- Advocates more investment in infrastructure to achieve uninterrupted power supply
- Natural gas solution to Nigeria’s electricity woes – Ghanian minister
- Says Nigeria need investment in infrastructure to achieve energy security
By Bianca Iboma-Emefu
Deputy Minister of Ghana Hon Andrew Mercer has recommended natural gas as a solution to Nigeria’s quest for energy security. While Natural gas is a game-changer in the energy sector, Ghana does not have gas, while Nigeria has an excess that requires technology to solve the challenge of electricity.
He called for more investment and collaborative effort to meet energy security and climate goals, in Nigeria and Africa in general.
“Nigeria’s grid infrastructure cannot accommodate more than 4 to 5 GW of generation capacity at any given time. This is just one reason for the lack of electricity access experienced by 43 per cent of the population of Nigeria,” he stated.
Mercer made this declaration at the Nigeria Energy Exhibition and Conferences where the event took a West African outlook, with participants discussing inter-regional electricity connection efforts as well as spotlighting Ghana’s electrification efforts.
“When energy infrastructure is weak, there is less signal to invest as individual projects are less viable and are deemed riskier, particularly by the private sector. Nigeria should expand beyond the state of electricity grids or gas pipelines and include public services such as trained utility workers, water resources, public safety and security forces, and much more.”
The energy minister describes dwindling hydro and other energy constraints, as
energy sources resulted in a shift away from hydroelectric power. The development of alternative energy sources, such as solar, wind, geothermal, and tidal power, is seen as crucial for meeting the energy needs of the future while minimizing negative impacts on the environment.
He stressed the need for more renewables, noting that the government wants renewable contribution at 10 per cent by 2030, backs the $85mn Scaling-Up Renewable Energy Program (SREP) and combatting energy ‘trilemma’.

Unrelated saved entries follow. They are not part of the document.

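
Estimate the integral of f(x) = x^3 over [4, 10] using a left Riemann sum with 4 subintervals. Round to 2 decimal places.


Left Riemann sum uses left endpoints of each subinterval.
Interval: [4, 10], n = 4
dx = (10 - 4) / 4 = 3/2
Left endpoints: [4, 11/2, 7, 17/2]
f values: [64, 1331/8, 343, 4913/8]
Sum = dx * (sum of f values)
= 3/2 * 2375/2
= 7125/4 = 1781.25

1781.25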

Mercer highlighted the country’s efforts to combat the trilemma of energy security, energy equity and environmental sustainability.

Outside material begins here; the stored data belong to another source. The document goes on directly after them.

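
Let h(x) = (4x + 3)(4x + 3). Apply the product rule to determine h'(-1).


Let u(x) = 4x + 3 and v(x) = 4x + 3
u'(x) = 4
v'(x) = 4
Product rule: h'(x) = u'(x)*v(x) + u(x)*v'(x)
= 4 * (4x + 3) + (4x + 3) * 4
At x = -1:
u(-1) = 4 * (-1) + 3 = -1
v(-1) = 4 * (-1) + 3 = -1
h'(-1) = 4 * (-1) + (-1) * 4
= -4 - 4
= -8

-8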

He pointed out Ghana’s approach and how they were able to shift from “viewing energy security, equity and environmental to sustainability, three divergent paths at a crossroads, but rather as three destinations they needed to arrive simultaneously.
“Nigeria needs to emulate Ghana, stating that Ghana has traditionally relied on hydro and thermal sources for power generation. However, the dwindling hydro resources, geopolitical tensions and fuel availability impact its energy security. As a result, there is a need for a much more diverse energy mix.

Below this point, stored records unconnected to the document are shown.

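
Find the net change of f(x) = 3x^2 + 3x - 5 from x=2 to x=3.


Net change = f(b) - f(a)
f(x) = 3x^2 + 3x - 5
Compute f(3):
f(3) = 3 * 3^2 + 3 * 3 - 5
= 27 + 9 - 5
= 31
Compute f(2):
f(2) = 3 * 2^2 + 3 * 2 - 5
= 12 + 6 - 5
= 13
Net change = 31 - 13 = 18

18


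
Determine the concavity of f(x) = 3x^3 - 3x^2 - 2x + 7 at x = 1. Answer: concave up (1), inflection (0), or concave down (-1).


Concavity is determined by the sign of f''(x).
f(x) = 3x^3 - 3x^2 - 2x + 7
f'(x) = 9x^2 - 6x - 2
f''(x) = 18x - 6
f''(1) = 18 * 1 - 6
= 18 - 6
= 12
Since f''(1) > 0, the function is concave up (1)

1


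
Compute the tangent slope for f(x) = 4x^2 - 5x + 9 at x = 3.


The slope of the tangent line equals f'(x) at the point.
f(x) = 4x^2 - 5x + 9
f'(x) = 8x - 5
At x = 3:
f'(3) = 8 * 3 - 5
= 24 - 5
= 19

19


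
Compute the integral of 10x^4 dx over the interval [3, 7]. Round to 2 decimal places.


Find the antiderivative of 10x^4:
F(x) = 10/5 * x^5
Apply the Fundamental Theorem of Calculus:
F(7) - F(3)
= 10/5 * 7^5 - 10/5 * 3^5
= 10/5 * (16807 - 243)
= 10/5 * 16564
= 33128 = 33128.00

33128.00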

“Ghana is aiming to strengthen its energy security by reducing its dependence on hydro and thermal sources. The government plans to scale up renewable energy contribution to the energy mix at 10 per cent from the current 2 per cent by 2030.
Explaining further, he said renewable sources play a key role in the electrification of rural and unserved areas. Ghana has set a target of meeting universal energy access by 2024—the current electrification rate is 88 per cent.
“To achieve this the government has committed to electrifying 200 islands and 2,000 lake-side communities, a move that will provide power to 1.5 million people. Ghana plans to utilize decentralized renewable energy resources to power hard-to-reach island communities. Currently, five operational mini-grids electrify 10,000 people with three more under construction and expected to serve 6,000 when completed.
Mercer added, that last December the government launched the Scaling-Up Renewable Energy Program (SREP). The $85m program is funded by concessional funding from the Climate Investment Fund, ($28.49 million), the African Development Fund ($27.39 million), Switzerland’s State Secretariat for Economic Affairs ($13.30 million) and the government of Ghana ($16 million), just to ensure environmental sustainability.
“Ghana’s evolving power mix is characterized by a shift to renewables had a positive impact on energy security, energy equity and environmental sustainability.
“However, continued efforts including policy support and infrastructure development are crucial to achieving a more balanced and sustainable energy sector that addresses the energy trilemma,” Hon Mercer stated.
Other panellists who spoke at the Leadership Summit were the CEO, Gridco Ghana, Ebenezer Kofi Essienyi, Director Power, Ministry of Energy, Ghana Solomon Adjetey Sowah, Lead Transition Team, United Kingdom -Nigeria Infrastructure Advisory facility, Eyo Ekpo, MD TCN Transmission Company of Nigeria, Suleiman Abdulaziz, the session was anchored by Paschal Odinde.